Common Mistakes in Interviews

Choosing NoSQL because it scales. PostgreSQL scales further than most people think. Do not jump to Cassandra unless you can articulate why you need it (write-heavy workload, multi-region, specific access patterns).

Ignoring the query patterns. "We will use MongoDB" without explaining what queries you will run. The data model should be driven by access patterns, not by what is trendy.

Forgetting about transactions. If your system involves money, inventory, or any data where partial updates cause corruption, you need ACID transactions. Saying "we will use DynamoDB for the payment service" without addressing this is a red flag.

Over-engineering with polyglot persistence. Using five databases for a system that could run on PostgreSQL alone adds massive operational complexity. Start simple and add specialized stores when you have specific performance needs.

Interview Tips

Start with PostgreSQL as your default. It handles relational data, JSON documents (JSONB), full-text search, time-series data (with TimescaleDB), and even basic key-value workloads. Only deviate when you have a specific reason.

Justify your choice with access patterns. "I am choosing Cassandra for the event store because we need to write 500,000 events per second with a simple time-range query pattern, and Cassandra's write-optimized LSM tree architecture handles this well."

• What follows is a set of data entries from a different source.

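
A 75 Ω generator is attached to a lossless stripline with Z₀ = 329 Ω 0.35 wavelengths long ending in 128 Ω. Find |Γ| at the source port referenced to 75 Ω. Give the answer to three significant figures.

βl = 2π × 0.35 = 126°
tan(βl) = -1.38
Z_in = Z_0·(Z_L + jZ_0·tanβl)/(Z_0 + jZ_L·tanβl) = 288 − j299 Ω
Γ_s = (Z_in − Z_s)/(Z_in + Z_s) = (213 − j299)/(363 − j299), |Γ_s| = 0.78

|Γ| ≈ 0.78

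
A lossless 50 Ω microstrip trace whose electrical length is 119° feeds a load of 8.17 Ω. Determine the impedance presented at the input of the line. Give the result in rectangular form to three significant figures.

Z_in ≈ 32 − j80.8 Ω

tan(βl) = tan(119°) = -1.8
Z_in = Z_0·(Z_L + jZ_0·tanβl)/(Z_0 + jZ_L·tanβl)
     = 50·(8.17 − j90.2)/(50 − j14.7)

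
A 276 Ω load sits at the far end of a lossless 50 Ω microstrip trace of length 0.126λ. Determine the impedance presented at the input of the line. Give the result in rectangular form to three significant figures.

Z_in ≈ 17.3 − j46.3 Ω

βl = 2π × 0.126 = 45.4°
tan(βl) = tan(45.4°) = 1.01
Z_in = Z_0·(Z_L + jZ_0·tanβl)/(Z_0 + jZ_L·tanβl)
     = 50·(276 + j50.6)/(50 + j279)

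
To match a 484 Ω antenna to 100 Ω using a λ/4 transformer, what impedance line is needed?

Z_qwt ≈ 220 Ω

Z_qwt = √(Z_0·R_L) = √(100 × 484) = √48400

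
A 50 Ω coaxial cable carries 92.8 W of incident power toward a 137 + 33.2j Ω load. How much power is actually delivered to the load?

|Γ| = |(87 + j33.2)/(187 + j33.2)| = 0.49
|Γ|² = 0.24
P_refl = |Γ|²·P_inc = 22.3 W, P_del = (1 − |Γ|²)·P_inc = 70.5 W

P_delivered ≈ 70.5 W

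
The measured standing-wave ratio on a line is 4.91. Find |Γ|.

|Γ| ≈ 0.662

|Γ| = (S − 1)/(S + 1) = (4.91 − 1)/(4.91 + 1) = 3.91/5.91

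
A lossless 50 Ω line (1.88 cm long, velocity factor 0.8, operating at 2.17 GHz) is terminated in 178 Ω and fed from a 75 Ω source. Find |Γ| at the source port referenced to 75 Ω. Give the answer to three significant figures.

λ = v/f = 0.8·c / 2.17 GHz = 0.111 m
βl = 2π·l/λ = 2π × 0.17 = 61.2°
tan(βl) = 1.82
Z_in = Z_0·(Z_L + jZ_0·tanβl)/(Z_0 + jZ_L·tanβl) = 17.9 − j24.7 Ω
Γ_s = (Z_in − Z_s)/(Z_in + Z_s) = (-57.1 − j24.7)/(92.9 − j24.7), |Γ_s| = 0.648

|Γ| ≈ 0.648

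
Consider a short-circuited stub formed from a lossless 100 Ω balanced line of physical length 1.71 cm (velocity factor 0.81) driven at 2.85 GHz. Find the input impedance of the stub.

λ = v/f = 0.81·c / 2.85 GHz = 0.0853 m
βl = 2π·l/λ = 2π × 0.201 = 72.2°
tan(βl) = 3.11
For a short-circuited stub, Z_in = jZ_0·tan(βl)

Z_in ≈ +j311 Ω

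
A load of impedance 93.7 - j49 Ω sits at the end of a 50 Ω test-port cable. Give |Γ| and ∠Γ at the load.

Γ ≈ 0.432 ∠ -29.4°

Γ = (Z_L − Z_0)/(Z_L + Z_0) = (43.7 − j49)/(143.7 − j49)
|Γ| = 65.7/152 = 0.432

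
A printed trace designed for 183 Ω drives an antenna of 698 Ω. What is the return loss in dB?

RL ≈ 4.66 dB

Γ = (698 − 183)/(698 + 183) = 0.585
RL = −20·log₁₀|Γ| = −20·log₁₀(0.585)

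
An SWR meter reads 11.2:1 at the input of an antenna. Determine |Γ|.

|Γ| = (S − 1)/(S + 1) = (11.2 − 1)/(11.2 + 1) = 10.2/12.2

|Γ| ≈ 0.836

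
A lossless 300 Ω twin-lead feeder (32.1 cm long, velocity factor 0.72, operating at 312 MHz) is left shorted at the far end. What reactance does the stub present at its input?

λ = v/f = 0.72·c / 312 MHz = 0.692 m
βl = 2π·l/λ = 2π × 0.464 = 167°
tan(βl) = -0.232
For a shorted stub, Z_in = jZ_0·tan(βl)

X_in ≈ -69.7 Ω (capacitive)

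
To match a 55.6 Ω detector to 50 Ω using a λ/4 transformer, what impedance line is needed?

Z_qwt = √(Z_0·R_L) = √(50 × 55.6) = √2780

Z_qwt ≈ 52.7 Ω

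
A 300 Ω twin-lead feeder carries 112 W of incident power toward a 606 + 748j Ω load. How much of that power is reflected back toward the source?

|Γ| = |(306 + j748)/(906 + j748)| = 0.688
|Γ|² = 0.473
P_refl = |Γ|²·P_inc = 53 W, P_del = (1 − |Γ|²)·P_inc = 59 W

P_reflected ≈ 53 W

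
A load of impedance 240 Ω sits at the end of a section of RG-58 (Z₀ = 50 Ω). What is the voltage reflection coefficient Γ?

Γ = 0.655

Γ = (Z_L − Z_0)/(Z_L + Z_0) = (240 − 50)/(240 + 50) = 190/290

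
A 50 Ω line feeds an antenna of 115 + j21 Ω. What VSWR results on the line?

VSWR ≈ 2.39

Γ = (Z_L − Z_0)/(Z_L + Z_0) = (65 + j21)/(165 + j21)
|Γ| = 68.3/166 = 0.411
VSWR = (1 + |Γ|)/(1 − |Γ|) = 1.41/0.589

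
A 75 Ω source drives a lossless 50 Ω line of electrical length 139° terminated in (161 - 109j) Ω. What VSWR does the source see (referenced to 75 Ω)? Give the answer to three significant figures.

VSWR ≈ 4.38

tan(βl) = -0.869
Z_in = Z_0·(Z_L + jZ_0·tanβl)/(Z_0 + jZ_L·tanβl) = 32.7 + j68 Ω
Γ_s = (Z_in − Z_s)/(Z_in + Z_s) = (-42.3 + j68)/(108 + j68), |Γ_s| = 0.628
VSWR = (1 + |Γ_s|)/(1 − |Γ_s|)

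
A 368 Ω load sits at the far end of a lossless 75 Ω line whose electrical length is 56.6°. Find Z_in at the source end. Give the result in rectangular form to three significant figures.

Z_in ≈ 21.5 − j46.6 Ω

tan(βl) = tan(56.6°) = 1.52
Z_in = Z_0·(Z_L + jZ_0·tanβl)/(Z_0 + jZ_L·tanβl)
     = 75·(368 + j114)/(75 + j558)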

Acknowledge the trade-offs. "By choosing DynamoDB, we get unlimited horizontal scaling and single-digit millisecond reads, but we lose the ability to do ad-hoc joins and complex queries. We will use a separate analytics database for those."

Mention schema evolution. "Document stores like MongoDB make schema changes easy — we can add fields without migrating existing documents. With PostgreSQL, we would need an ALTER TABLE migration."

Discuss the operational angle. "Our team has deep PostgreSQL expertise, which is a factor. Running a Cassandra cluster well requires specific operational knowledge that we would need to build."

Use the right tool for each component. "The user service uses PostgreSQL for account data (ACID transactions for billing), Redis for session caching (sub-millisecond lookups), and Elasticsearch for user search (full-text matching on names and bios)."